Angrist and Krueger use quarter of birth as an instrumental variable to estimate the causal effect of schooling on wage. Quarter of birth is indeed related to the treatment of interest, years of schooling. But there are many unobserved factors that influence both how many years of education a person attains, and her later-life outcomes: demographics, family background etc. Is quarter of birth unrelated to these? Angrist and Krueger argue in the affirmative: “one’s birthday is unlikely to be correlated with personal attributes other than age at school entry.” If this is correct, then we can estimate the causal effect of education on wages as follows. First we calculate the difference of wages between men born in the first quarter and those born in the rest of the year. Those born in the first quarter earn less on average, so this difference is negative. Next we calculate the corresponding difference in years of education for these two groups. Those born in the first quarter have fewer years of education on average, so this difference is also negative. The ratio of the two differences tells us the fraction of the observed difference in wages that is caused by differences in education. Since both differences are negative, the ratio is positive. Angrist and Krueger find that an extra year of education causes between a 5% and 15% increase in wages.

But is it really true that a person’s birthday is uncorrelated with “personal attributes other than age at school entry?” About seven years ago, Buckles and Hungerman revisited this question, examining US data that includes information on both birth dates and family background4. In the years since Angrist and Krueger published their original paper, there have been more than 20 other published papers using season of birth as an instrumental variable. Across these studies, US children born in the first quarter—or more generally in the winter months—earn less, pursue less education, and have lower measured intelligence on average compared those born in other parts of the year. At the same time, researchers have found a correlation between season of birth and schizophrenia, autism, dyslexia, extreme shyness, and even suicide risk.

What’s going on here? Buckles and Hungerman propose a simple explanation: “children born in different seasons are not initially similar but rather are conceived by different groups of women.” Mothers who give birth in the winter months are disproportionately likely to be teenagers. They are also less educated, and less likely to be married. Buckles and Hungerman conclude that: “The well-known relationship between season of birth and later outcomes is largely driven by differences in fertility patterns across socioeconomic groups, and not merely natural phenomena or schooling laws that intervene after conception.” In other words, quarter of birth is indeed related to confounders that were unobserved by Angrist and Krueger in their original paper.

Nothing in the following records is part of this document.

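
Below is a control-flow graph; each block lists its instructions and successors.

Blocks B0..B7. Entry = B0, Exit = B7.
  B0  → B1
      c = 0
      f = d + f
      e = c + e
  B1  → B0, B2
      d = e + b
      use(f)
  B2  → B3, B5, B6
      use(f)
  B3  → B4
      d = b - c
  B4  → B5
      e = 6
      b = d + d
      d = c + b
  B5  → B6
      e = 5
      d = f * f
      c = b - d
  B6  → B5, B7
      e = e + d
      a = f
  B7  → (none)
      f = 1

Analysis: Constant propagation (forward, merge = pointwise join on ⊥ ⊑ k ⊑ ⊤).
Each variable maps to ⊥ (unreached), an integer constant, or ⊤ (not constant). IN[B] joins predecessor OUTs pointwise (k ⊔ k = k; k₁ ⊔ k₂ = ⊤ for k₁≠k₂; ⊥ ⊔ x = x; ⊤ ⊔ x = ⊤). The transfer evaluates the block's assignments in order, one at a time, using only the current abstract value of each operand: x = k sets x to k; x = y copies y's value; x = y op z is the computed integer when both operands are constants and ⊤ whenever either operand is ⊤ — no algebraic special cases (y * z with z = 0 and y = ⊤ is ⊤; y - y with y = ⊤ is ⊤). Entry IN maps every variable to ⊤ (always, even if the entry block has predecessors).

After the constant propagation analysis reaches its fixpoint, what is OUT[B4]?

Answer: {a: ⊤, b: ⊤, c: 0, d: ⊤, e: 6, f: ⊤}

Derivation:
Converged values:
  B0:   IN=(all ⊤)   OUT={c:0; rest ⊤}
  B1:   IN={c:0; rest ⊤}   OUT={c:0; rest ⊤}
  B2:   IN={c:0; rest ⊤}   OUT={c:0; rest ⊤}
  B3:   IN={c:0; rest ⊤}   OUT={c:0; rest ⊤}
  B4:   IN={c:0; rest ⊤}   OUT={c:0, e:6; rest ⊤}
  B5:   IN=(all ⊤)   OUT={e:5; rest ⊤}
  B6:   IN=(all ⊤)   OUT=(all ⊤)
  B7:   IN=(all ⊤)   OUT={f:1; rest ⊤}

Merge at B4: IN[B4] = OUT[B3] = {a: ⊤, b: ⊤, c: 0, d: ⊤, e: ⊤, f: ⊤}
Applying B4's transfer function to that IN value gives OUT[B4] (row B4 above).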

So where does all of this leave us? Untangling cause and effect is extremely challenging, and always relies upon assumptions. Social scientists have a powerful toolbox for studying treatment effects in settings where randomized experimentation is impossible, impractical, or unethical. But like any tools, matching, instrumental variables, and related methods depend for their success on the care with which they are used. We can indeed learn about cause-and-effect from observational data, but doing so requires knowledge of the problem we’re studying, a willingness to question our assumptions, and some good old-fashioned intellectual humility.